Small Intent Models
26 Dec 2024If we were to model humans as a (grossly oversimplified) system, then their inputs and outputs are:
- What they hear, say sound(t), where f(t) means a function of time t,
- What they see, say sight(t), and
- What they speak, say speech(t)
I will collectively refer to these as stimuli(t).
The hidden/internal variables (again grossly oversimplified), that cannot be easily captured/recorded, are:
- What they feel, say feel(t)
- What they intend, say intent(t)
- and so on
These variables are also dependent on stimuli(t)
In a simple scenario, humans convey their intent to LLMs use a text prompt, say prompt(t), which is a function of intent(t) and stimuli(t).
Today, we cannot easily capture intent(t). But we can record stimuli(t) and obtain an estimate of intent(t), using which we can again estimate prompt(t). Essentially, the inputs to the new system are stimuli(t) and the output is prompt(t), which internally captures intent(t).
The process of generating intent(t) from stimuli(t) involves the human brain. The process of generating prompt(t) from intent(t) again involves the human brain. Using this prompt(t), the LLM generates an answer(t) which is then read and interpreted by the human brain.
Oftentimes, the answer(t) provided by the LLM for prompt(t) is unsatisfactory, because it does not serve the intent(t). The user then generates a prompt1(t) to obtain answer1(t), and this process continues say n times, until the user obtains a satisfactory answer for intent(t). While promptn(t) is not significantly different from prompt(t), the user’s satisfaction is different.
Users would like to arrive at promptn(t) and answern(t) as soon as possible. Ideally, n should be one.

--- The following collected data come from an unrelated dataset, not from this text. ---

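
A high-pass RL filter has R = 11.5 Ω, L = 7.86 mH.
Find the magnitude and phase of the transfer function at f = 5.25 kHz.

Step 1 — Angular frequency: ω = 2π·5250 = 3.299e+04 rad/s.
Step 2 — Transfer function: H(jω) = jωL/(R + jωL).
Step 3 — Numerator jωL = j·259.3; denominator R + jωL = 11.5 + j259.3.
Step 4 — H = 0.998 + j0.04427.
Step 5 — Magnitude: |H| = 0.999 (-0.0 dB); phase: φ = 2.5°.

|H| = 0.999 (-0.0 dB), φ = 2.5°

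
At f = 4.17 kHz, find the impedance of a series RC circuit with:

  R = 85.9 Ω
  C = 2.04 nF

Step 1 — Angular frequency: ω = 2π·f = 2π·4170 = 2.62e+04 rad/s.
Step 2 — Component impedances:
  R: Z = R = 85.9 Ω
  C: Z = 1/(jωC) = -j/(ω·C) = 0 - j1.871e+04 Ω
Step 3 — Series combination: Z_total = R + C = 85.9 - j1.871e+04 Ω = 1.871e+04∠-89.7° Ω.

Z = 85.9 - j1.871e+04 Ω = 1.871e+04∠-89.7° Ω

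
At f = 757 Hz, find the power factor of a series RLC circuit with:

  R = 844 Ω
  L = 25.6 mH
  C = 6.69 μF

Step 1 — Angular frequency: ω = 2π·f = 2π·757 = 4756 rad/s.
Step 2 — Component impedances:
  R: Z = R = 844 Ω
  L: Z = jωL = j·4756·0.0256 = 0 + j121.8 Ω
  C: Z = 1/(jωC) = -j/(ω·C) = 0 - j31.43 Ω
Step 3 — Series combination: Z_total = R + L + C = 844 + j90.34 Ω = 848.8∠6.1° Ω.
Step 4 — Power factor: PF = cos(φ) = Re(Z)/|Z| = 844/848.8 = 0.9943.
Step 5 — Type: Im(Z) = 90.34 ⇒ lagging (phase φ = 6.1°).

PF = 0.9943 (lagging, φ = 6.1°)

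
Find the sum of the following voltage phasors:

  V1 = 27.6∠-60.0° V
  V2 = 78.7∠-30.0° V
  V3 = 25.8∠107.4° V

Step 1 — Convert each phasor to rectangular form:
  V1 = 27.6·(cos(-60.0°) + j·sin(-60.0°)) = 13.8 - j23.9 V
  V2 = 78.7·(cos(-30.0°) + j·sin(-30.0°)) = 68.16 - j39.35 V
  V3 = 25.8·(cos(107.4°) + j·sin(107.4°)) = -7.715 + j24.62 V
Step 2 — Sum components: V_total = 74.24 - j38.63 V.
Step 3 — Convert to polar: |V_total| = 83.69 V, ∠V_total = -27.5°.

V_total = 83.69∠-27.5° V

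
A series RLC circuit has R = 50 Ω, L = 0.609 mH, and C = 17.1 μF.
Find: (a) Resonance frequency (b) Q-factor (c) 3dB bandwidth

Step 1 — Resonance: ω₀ = 1/√(LC) = 1/√(0.000609·1.71e-05) = 9799 rad/s.
Step 2 — f₀ = ω₀/(2π) = 1560 Hz.
Step 3 — Series Q: Q = ω₀L/R = 9799·0.000609/50 = 0.1194.
Step 4 — Bandwidth: Δω = ω₀/Q = 8.21e+04 rad/s; BW = Δω/(2π) = 1.307e+04 Hz.

(a) f₀ = 1560 Hz  (b) Q = 0.1194  (c) BW = 1.307e+04 Hz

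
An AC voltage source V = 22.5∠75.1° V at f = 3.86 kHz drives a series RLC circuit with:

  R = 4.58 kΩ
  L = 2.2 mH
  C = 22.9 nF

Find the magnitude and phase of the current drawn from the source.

Step 1 — Angular frequency: ω = 2π·f = 2π·3860 = 2.425e+04 rad/s.
Step 2 — Component impedances:
  R: Z = R = 4580 Ω
  L: Z = jωL = j·2.425e+04·0.0022 = 0 + j53.36 Ω
  C: Z = 1/(jωC) = -j/(ω·C) = 0 - j1801 Ω
Step 3 — Series combination: Z_total = R + L + C = 4580 - j1747 Ω = 4902∠-20.9° Ω.
Step 4 — Source phasor: V = 22.5∠75.1° V = 5.785 + j21.74 V.
Step 5 — Ohm's law: I = V / Z_total = (5.785 + j21.74) / (4580 - j1747) = -0.0004782 + j0.004565 A.
Step 6 — Convert to polar: |I| = 0.00459 A, ∠I = 96.0°.

I = 0.00459∠96.0° A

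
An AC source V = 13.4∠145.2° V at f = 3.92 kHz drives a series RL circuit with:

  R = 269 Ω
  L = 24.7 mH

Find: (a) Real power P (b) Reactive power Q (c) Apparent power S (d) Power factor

Step 1 — Angular frequency: ω = 2π·f = 2π·3920 = 2.463e+04 rad/s.
Step 2 — Component impedances:
  R: Z = R = 269 Ω
  L: Z = jωL = j·2.463e+04·0.0247 = 0 + j608.4 Ω
Step 3 — Series combination: Z_total = R + L = 269 + j608.4 Ω = 665.2∠66.1° Ω.
Step 4 — Source phasor: V = 13.4∠145.2° V = -11 + j7.648 V.
Step 5 — Current: I = V / Z = 0.003825 + j0.01978 A = 0.02014∠79.1° A.
Step 6 — Complex power: S = V·I* = 0.1092 + j0.2469 VA.
Step 7 — Real power: P = Re(S) = 0.1092 W.
Step 8 — Reactive power: Q = Im(S) = 0.2469 VAR.
Step 9 — Apparent power: |S| = 0.2699 VA.
Step 10 — Power factor: PF = P/|S| = 0.4044 (lagging).

(a) P = 0.1092 W  (b) Q = 0.2469 VAR  (c) S = 0.2699 VA  (d) PF = 0.4044 (lagging)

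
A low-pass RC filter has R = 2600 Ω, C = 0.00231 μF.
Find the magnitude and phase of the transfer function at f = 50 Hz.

Step 1 — Angular frequency: ω = 2π·50 = 314.2 rad/s.
Step 2 — Transfer function: H(jω) = 1/(1 + jωRC).
Step 3 — Denominator: 1 + jωRC = 1 + j·314.2·2600·2.31e-09 = 1 + j0.001887.
Step 4 — H = 1 - j0.001887.
Step 5 — Magnitude: |H| = 1 (-0.0 dB); phase: φ = -0.1°.

|H| = 1 (-0.0 dB), φ = -0.1°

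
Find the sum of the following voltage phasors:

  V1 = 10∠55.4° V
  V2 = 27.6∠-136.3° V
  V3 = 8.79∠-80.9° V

Step 1 — Convert each phasor to rectangular form:
  V1 = 10·(cos(55.4°) + j·sin(55.4°)) = 5.678 + j8.231 V
  V2 = 27.6·(cos(-136.3°) + j·sin(-136.3°)) = -19.95 - j19.07 V
  V3 = 8.79·(cos(-80.9°) + j·sin(-80.9°)) = 1.39 - j8.679 V
Step 2 — Sum components: V_total = -12.89 - j19.52 V.
Step 3 — Convert to polar: |V_total| = 23.39 V, ∠V_total = -123.4°.

V_total = 23.39∠-123.4° V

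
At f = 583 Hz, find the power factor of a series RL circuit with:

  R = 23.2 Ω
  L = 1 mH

Step 1 — Angular frequency: ω = 2π·f = 2π·583 = 3663 rad/s.
Step 2 — Component impedances:
  R: Z = R = 23.2 Ω
  L: Z = jωL = j·3663·0.001 = 0 + j3.663 Ω
Step 3 — Series combination: Z_total = R + L = 23.2 + j3.663 Ω = 23.49∠9.0° Ω.
Step 4 — Power factor: PF = cos(φ) = Re(Z)/|Z| = 23.2/23.487 = 0.9878.
Step 5 — Type: Im(Z) = 3.663 ⇒ lagging (phase φ = 9.0°).

PF = 0.9878 (lagging, φ = 9.0°)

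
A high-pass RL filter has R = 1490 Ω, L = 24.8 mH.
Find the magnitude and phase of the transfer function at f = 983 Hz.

Step 1 — Angular frequency: ω = 2π·983 = 6176 rad/s.
Step 2 — Transfer function: H(jω) = jωL/(R + jωL).
Step 3 — Numerator jωL = j·153.2; denominator R + jωL = 1490 + j153.2.
Step 4 — H = 0.01046 + j0.1017.
Step 5 — Magnitude: |H| = 0.1023 (-19.8 dB); phase: φ = 84.1°.

|H| = 0.1023 (-19.8 dB), φ = 84.1°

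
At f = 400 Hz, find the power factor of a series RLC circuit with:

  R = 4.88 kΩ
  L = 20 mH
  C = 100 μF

Step 1 — Angular frequency: ω = 2π·f = 2π·400 = 2513 rad/s.
Step 2 — Component impedances:
  R: Z = R = 4880 Ω
  L: Z = jωL = j·2513·0.02 = 0 + j50.27 Ω
  C: Z = 1/(jωC) = -j/(ω·C) = 0 - j3.979 Ω
Step 3 — Series combination: Z_total = R + L + C = 4880 + j46.29 Ω = 4880∠0.5° Ω.
Step 4 — Power factor: PF = cos(φ) = Re(Z)/|Z| = 4880/4880 = 1.
Step 5 — Type: Im(Z) = 46.29 ⇒ lagging (phase φ = 0.5°).

PF = 1 (lagging, φ = 0.5°)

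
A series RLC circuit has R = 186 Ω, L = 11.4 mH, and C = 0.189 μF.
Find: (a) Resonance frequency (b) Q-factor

Step 1 — Resonance condition Im(Z)=0 gives ω₀ = 1/√(LC).
Step 2 — ω₀ = 1/√(0.0114·1.89e-07) = 2.154e+04 rad/s.
Step 3 — f₀ = ω₀/(2π) = 3429 Hz.
Step 4 — Series Q: Q = ω₀L/R = 2.154e+04·0.0114/186 = 1.32.

(a) f₀ = 3429 Hz  (b) Q = 1.32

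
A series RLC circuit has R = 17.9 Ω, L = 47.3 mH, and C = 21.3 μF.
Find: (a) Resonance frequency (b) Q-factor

Step 1 — Resonance condition Im(Z)=0 gives ω₀ = 1/√(LC).
Step 2 — ω₀ = 1/√(0.0473·2.13e-05) = 996.3 rad/s.
Step 3 — f₀ = ω₀/(2π) = 158.6 Hz.
Step 4 — Series Q: Q = ω₀L/R = 996.3·0.0473/17.9 = 2.633.

(a) f₀ = 158.6 Hz  (b) Q = 2.633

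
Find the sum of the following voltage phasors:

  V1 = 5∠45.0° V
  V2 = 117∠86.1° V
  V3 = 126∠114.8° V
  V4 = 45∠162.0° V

Step 1 — Convert each phasor to rectangular form:
  V1 = 5·(cos(45.0°) + j·sin(45.0°)) = 3.536 + j3.536 V
  V2 = 117·(cos(86.1°) + j·sin(86.1°)) = 7.958 + j116.7 V
  V3 = 126·(cos(114.8°) + j·sin(114.8°)) = -52.85 + j114.4 V
  V4 = 45·(cos(162.0°) + j·sin(162.0°)) = -42.8 + j13.91 V
Step 2 — Sum components: V_total = -84.16 + j248.6 V.
Step 3 — Convert to polar: |V_total| = 262.4 V, ∠V_total = 108.7°.

V_total = 262.4∠108.7° V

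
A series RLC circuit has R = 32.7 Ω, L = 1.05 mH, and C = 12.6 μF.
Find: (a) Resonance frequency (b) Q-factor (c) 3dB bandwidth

Step 1 — Resonance condition Im(Z)=0 gives ω₀ = 1/√(LC).
Step 2 — ω₀ = 1/√(0.00105·1.26e-05) = 8694 rad/s.
Step 3 — f₀ = ω₀/(2π) = 1384 Hz.
Step 4 — Series Q: Q = ω₀L/R = 8694·0.00105/32.7 = 0.2792.
Step 5 — 3dB bandwidth: Δω = ω₀/Q = 3.114e+04 rad/s; BW = Δω/(2π) = 4957 Hz.

(a) f₀ = 1384 Hz  (b) Q = 0.2792  (c) BW = 4957 Hz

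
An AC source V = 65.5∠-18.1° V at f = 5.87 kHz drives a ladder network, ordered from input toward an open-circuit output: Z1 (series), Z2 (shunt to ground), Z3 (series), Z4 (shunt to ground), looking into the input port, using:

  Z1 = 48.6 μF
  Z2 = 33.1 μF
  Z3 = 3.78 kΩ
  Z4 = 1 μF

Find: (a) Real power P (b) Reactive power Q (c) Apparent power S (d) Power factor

Step 1 — Angular frequency: ω = 2π·f = 2π·5870 = 3.688e+04 rad/s.
Step 2 — Component impedances:
  Z1: Z = 1/(jωC) = -j/(ω·C) = 0 - j0.5579 Ω
  Z2: Z = 1/(jωC) = -j/(ω·C) = 0 - j0.8191 Ω
  Z3: Z = R = 3780 Ω
  Z4: Z = 1/(jωC) = -j/(ω·C) = 0 - j27.11 Ω
Step 3 — Ladder network (open output): work backward from the far end, alternating series and parallel combinations. Z_in = 0.0001775 - j1.377 Ω = 1.377∠-90.0° Ω.
Step 4 — Source phasor: V = 65.5∠-18.1° V = 62.26 - j20.35 V.
Step 5 — Current: I = V / Z = 14.78 + j45.21 A = 47.57∠71.9° A.
Step 6 — Complex power: S = V·I* = 0.4016 - j3116 VA.
Step 7 — Real power: P = Re(S) = 0.4016 W.
Step 8 — Reactive power: Q = Im(S) = -3116 VAR.
Step 9 — Apparent power: |S| = 3116 VA.
Step 10 — Power factor: PF = P/|S| = 0.0001289 (leading).

(a) P = 0.4016 W  (b) Q = -3116 VAR  (c) S = 3116 VA  (d) PF = 0.0001289 (leading)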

If there were an “intent model” which takes as input stimuli(t) and directly generate promptn(t), allowing LLMs to generate answern(t) that satisfies intent(t), it would:
- Help users save time and effort
- Provide users the best answer for their intent(t)
- Reduce the cost of inference for obtaining the best answer, since users do not iterate on (prompt, answer) pairs
- Allow LLMs to iterate without RLHF, as the intent model can serve as feedback
While this appears similar to prompt engineering, there is a critical distinction. This model attempts to understand the user’s intent, given their stimuli, and generate the best prompt for that stimuli and intent. All the improvements in prompt engineering would be necessary, but not sufficient.
The way users would interact with this intent model is by communicating whether the prompt(t) generated by the model best represents their intent. This can be easily done by showing the user (say) three potential prompts that they may query the LLM for, given the stimuli they recieved in the past (say) 10 minutes. The user clicking on a particular prompt implies that the prompt best represents their intent.
Depending on how frequently a user may choose to interact with this model, the model should be able to digest the stimuli(t) and quickly provide promptn(t), helping the user query for almost every intent(t). This requires the “intent model” to be small. Moreover, smartphones can capture the stimuli(t) and would have enough compute to run the “small intent model” to directly generate promptn(t), which can be sent to an LLM to obtain answern(t).